Proverbs expresses God's wisdom by delineating the disciplines of life-long learning. They are repeated in Solomon's eloquent language and gifts of expression. He doesn't mince words or avoid addressing controversial topics. But, the thread of continuing education connects them all. Solomon learned several important life lessons---
1. The truth that none of us knows everything. At root throughout Proverbs is the contrast of wisdom and folly. Folly is the life without God, meaning, purpose, or direction. It is empty and self-centered. It hinders the continued instruction and counsel Solomon recommended. And, the supposed learning of foolish thinking is folly itself. Solomon identifies the fool as one who thinks he knows everything. The Message translation of Proverbs 28:26 is a very clear rendering of Solomon's ancient language---
If you think you know it all, you’re a fool for sure;
real survivors learn wisdom from others.
Solomon instructed his sons to pursue learning. It is folly not to do so.
2. Life without counsel is foolish.
Beyond the necessity of life-long learning, Solomon made a subsidiary, but profound point. Being unteachable is one thing. Life decisions without the guidance of others multiples the folly. In the very first chapter of Proverbs Solomon reproves those who rejected his counsel---
Because they hated knowledge and did not choose the fear of the Lord, would have none
of my counsel and despised all of my reproof, therefore they shall eat the fruit of their
way, and have their fill of their own devices. Proverbs 1: 29-31, ESV
Because we cannot know everything, we humans need the guidance of others as we navigate life. This point was central to Solomon's teaching---
The way of a fool is right in his own eyes, but a wise man listens to advice.
Proverbs 12: 15, ESV
By insolence comes nothing but strife, but with those who take advice is wisdom.
Proverbs 13:10, ESV
Listen to advice and accept instruction, that you may gain wisdom in the future.
Proverbs 19: 20, ESV
Life-long learning involves the humility to seek the knowledge, experience, and lessons of others. Solomon made this point too many times to list here.
3. Solomon knew that the seeds of life-long learning are sown at home.
Yes, Solomon was King of Israel and a man of great influence. Scripture reminds us that "...people of all nations came to hear the wisdom of Solomon, and from all the kings of the earth, who had heard of his wisdom" (1 Kings 4:34, ESV). Still, his Proverbs were spoken to his sons. It can be argued that he was speaking broadly and not specifically identifying his children. But, he also mentioned the instruction of ",,,your mother..." (see Proverbs 1:8; 6:20; and others), further identifying parents role in educating their children. . The first words of King Lemuel (Proverbs 31:1) indicate that "...his mother taught him..." the oracle. This home school system was how education happened in the Old Testament, fulfillment of what God had spoken to Moses and the nation after their deliverance from Egypt. A lesson learned from Proverbs is that life-long learning starts in the home and continues with the urging and support of the parents.

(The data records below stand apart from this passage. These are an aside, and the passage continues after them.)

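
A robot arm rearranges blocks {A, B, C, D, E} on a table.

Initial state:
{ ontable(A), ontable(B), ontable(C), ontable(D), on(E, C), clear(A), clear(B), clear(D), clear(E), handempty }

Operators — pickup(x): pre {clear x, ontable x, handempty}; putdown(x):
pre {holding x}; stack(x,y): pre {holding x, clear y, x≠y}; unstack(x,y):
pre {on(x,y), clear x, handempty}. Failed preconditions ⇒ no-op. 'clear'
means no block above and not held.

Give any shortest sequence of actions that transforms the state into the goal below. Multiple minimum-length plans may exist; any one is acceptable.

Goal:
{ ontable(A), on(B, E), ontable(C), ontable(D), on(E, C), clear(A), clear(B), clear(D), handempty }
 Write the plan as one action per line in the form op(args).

pickup(B)
stack(B, E)

step 1 (pickup(B)): towers=[A; C/E; D] holding=B
step 2 (stack(B, E)): towers=[A; C/E/B; D] holding=-
goal check: towers=[A; C/E/B; D] holding=- — reached (length 2, optimal by BFS)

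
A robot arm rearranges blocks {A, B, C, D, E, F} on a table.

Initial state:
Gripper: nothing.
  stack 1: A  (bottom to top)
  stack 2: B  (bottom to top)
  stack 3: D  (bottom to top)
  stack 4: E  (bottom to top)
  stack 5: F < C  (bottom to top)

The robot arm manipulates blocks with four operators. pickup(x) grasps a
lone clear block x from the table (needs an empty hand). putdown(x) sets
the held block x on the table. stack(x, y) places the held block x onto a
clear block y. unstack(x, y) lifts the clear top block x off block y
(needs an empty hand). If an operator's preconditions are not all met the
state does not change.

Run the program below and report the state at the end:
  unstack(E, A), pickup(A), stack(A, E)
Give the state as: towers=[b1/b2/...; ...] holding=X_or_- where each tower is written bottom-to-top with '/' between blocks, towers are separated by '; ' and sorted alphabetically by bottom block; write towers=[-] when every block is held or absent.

towers=[B; D; E/A; F/C] holding=-

step 1 (unstack(E, A)) [no-op]: towers=[A; B; D; E; F/C] holding=-
step 2 (pickup(A)): towers=[B; D; E; F/C] holding=A
step 3 (stack(A, E)): towers=[B; D; E/A; F/C] holding=-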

Proverbs is a unique lesson plan in pleasing God with our lives. There is instruction and guidance about even the most elemental relationships and responsibilities. The ideal of life-long learning and personal openness to guidance, counsel, instruction, and even reproof links every verse and every chapter.
Remaining teachable is a primary bullet point in growing wise. A teachable spirit can move us humans from the regions of folly to the promises and blessing of wise living.